Estranged mother's upcoming funeral....
I had not spoken to my parents for 7 years. Since I had my daughter 10 years ago. I had not let my father anywhere near my daughter although my son now eighteen has always had a relationship with their grandparents.
I asked my mother 7 years ago, had she wondered why I never let my daughter near my father and she said she had wondered. I told her that as a child my father had interefered with me and I needed to protect my daughter from him. My mother denied it and turned the whole family against me. They labelled my father as the 'victim'. They told me it was disgraceful for accusing my father of such a thing.
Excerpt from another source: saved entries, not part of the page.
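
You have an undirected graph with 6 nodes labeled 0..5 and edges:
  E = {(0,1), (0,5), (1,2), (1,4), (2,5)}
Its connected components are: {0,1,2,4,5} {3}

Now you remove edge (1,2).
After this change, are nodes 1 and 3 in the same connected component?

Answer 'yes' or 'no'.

Answer: no

Derivation:
Initial components: {0,1,2,4,5} {3}
Removing edge (1,2): not a bridge — component count unchanged at 2.
New components: {0,1,2,4,5} {3}
Are 1 and 3 in the same component? no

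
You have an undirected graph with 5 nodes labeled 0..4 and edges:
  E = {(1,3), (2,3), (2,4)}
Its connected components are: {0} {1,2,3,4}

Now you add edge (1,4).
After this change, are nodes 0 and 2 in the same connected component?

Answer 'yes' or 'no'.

Initial components: {0} {1,2,3,4}
Adding edge (1,4): both already in same component {1,2,3,4}. No change.
New components: {0} {1,2,3,4}
Are 0 and 2 in the same component? no

Answer: no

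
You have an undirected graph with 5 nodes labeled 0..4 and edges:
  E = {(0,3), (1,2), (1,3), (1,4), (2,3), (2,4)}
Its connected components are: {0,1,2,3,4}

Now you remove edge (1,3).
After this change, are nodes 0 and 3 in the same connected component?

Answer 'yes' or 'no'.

Initial components: {0,1,2,3,4}
Removing edge (1,3): not a bridge — component count unchanged at 1.
New components: {0,1,2,3,4}
Are 0 and 3 in the same component? yes

Answer: yes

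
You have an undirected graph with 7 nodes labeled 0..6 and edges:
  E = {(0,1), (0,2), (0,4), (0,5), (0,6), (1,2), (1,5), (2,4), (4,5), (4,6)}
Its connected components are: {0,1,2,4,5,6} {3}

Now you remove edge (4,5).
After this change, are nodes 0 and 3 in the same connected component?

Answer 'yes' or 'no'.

Answer: no

Derivation:
Initial components: {0,1,2,4,5,6} {3}
Removing edge (4,5): not a bridge — component count unchanged at 2.
New components: {0,1,2,4,5,6} {3}
Are 0 and 3 in the same component? no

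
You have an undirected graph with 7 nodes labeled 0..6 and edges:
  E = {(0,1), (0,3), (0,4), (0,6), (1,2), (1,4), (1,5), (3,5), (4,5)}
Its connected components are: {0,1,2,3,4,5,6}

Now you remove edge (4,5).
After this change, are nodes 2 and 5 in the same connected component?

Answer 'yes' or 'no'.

Initial components: {0,1,2,3,4,5,6}
Removing edge (4,5): not a bridge — component count unchanged at 1.
New components: {0,1,2,3,4,5,6}
Are 2 and 5 in the same component? yes

Answer: yes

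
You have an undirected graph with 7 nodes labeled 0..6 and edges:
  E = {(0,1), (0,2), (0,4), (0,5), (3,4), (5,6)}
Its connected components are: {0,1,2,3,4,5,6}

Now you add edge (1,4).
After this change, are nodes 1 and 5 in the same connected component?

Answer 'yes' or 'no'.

Initial components: {0,1,2,3,4,5,6}
Adding edge (1,4): both already in same component {0,1,2,3,4,5,6}. No change.
New components: {0,1,2,3,4,5,6}
Are 1 and 5 in the same component? yes

Answer: yes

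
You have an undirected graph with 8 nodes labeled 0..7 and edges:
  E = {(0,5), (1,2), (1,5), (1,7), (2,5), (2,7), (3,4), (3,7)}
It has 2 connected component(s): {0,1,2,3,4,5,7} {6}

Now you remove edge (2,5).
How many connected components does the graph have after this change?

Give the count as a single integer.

Initial component count: 2
Remove (2,5): not a bridge. Count unchanged: 2.
  After removal, components: {0,1,2,3,4,5,7} {6}
New component count: 2

Answer: 2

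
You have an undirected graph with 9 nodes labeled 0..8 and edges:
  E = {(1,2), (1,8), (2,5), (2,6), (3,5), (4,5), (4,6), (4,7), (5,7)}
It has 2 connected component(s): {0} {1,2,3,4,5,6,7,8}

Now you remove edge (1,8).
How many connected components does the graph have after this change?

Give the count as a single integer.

Initial component count: 2
Remove (1,8): it was a bridge. Count increases: 2 -> 3.
  After removal, components: {0} {1,2,3,4,5,6,7} {8}
New component count: 3

Answer: 3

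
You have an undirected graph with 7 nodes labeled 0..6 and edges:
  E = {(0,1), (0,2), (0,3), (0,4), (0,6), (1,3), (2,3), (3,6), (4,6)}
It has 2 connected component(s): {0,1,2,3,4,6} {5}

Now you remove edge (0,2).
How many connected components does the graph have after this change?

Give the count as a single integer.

Answer: 2

Derivation:
Initial component count: 2
Remove (0,2): not a bridge. Count unchanged: 2.
  After removal, components: {0,1,2,3,4,6} {5}
New component count: 2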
So, I left town and started a whole new life for myself and my 2 children. My son has left home and life is just myself and my 10 year old daughter.
I knew my mother was dying as my son has stayed in their life. My daughter wanted to know why I did not let her see her grandparents and I told her she was too young to know. This morning my ex husband called me to tell me that my mother had passed away this morning. I shed a few tears, felt a bit wobbly and then explained to my daughter what had happened and why she was not allowed to see them. She said she understood that I wanted to protect her, but then got upset that her brother knew them and she would never see her gran.
I will probably go to the funeral for closure but my mother knew a lot of people and they are all against me. My whole family have more or less disowned me (I am 41 not a child) I do not like situations where there is hostility especially when I have every right to be there. Actually, my son phoned me a few months ago and then handed my mother the phone, she sounded like a stranger and I did not want to talk to her whilst she explained that she had inoperable cancer. I pretended the situation was not happening. My ex husband knows my story but says I am a cold hearted ***** for not caring. She always shouted when I was a child - 'don't ever make me choose between you and your father because it will be your father every time!'. I will never forget those cruel words. From the outside, people saw them as a nice couple and they were quite popular.
I am wondering what sort of person am I to worry about what these people think of me, when I have just been told that the person who gave birth to me is lying in the mortuary on a cold slab. I feel numb.
My mother never showed any remorse and just stayed out of my life.
Has anyone been in a similar situation?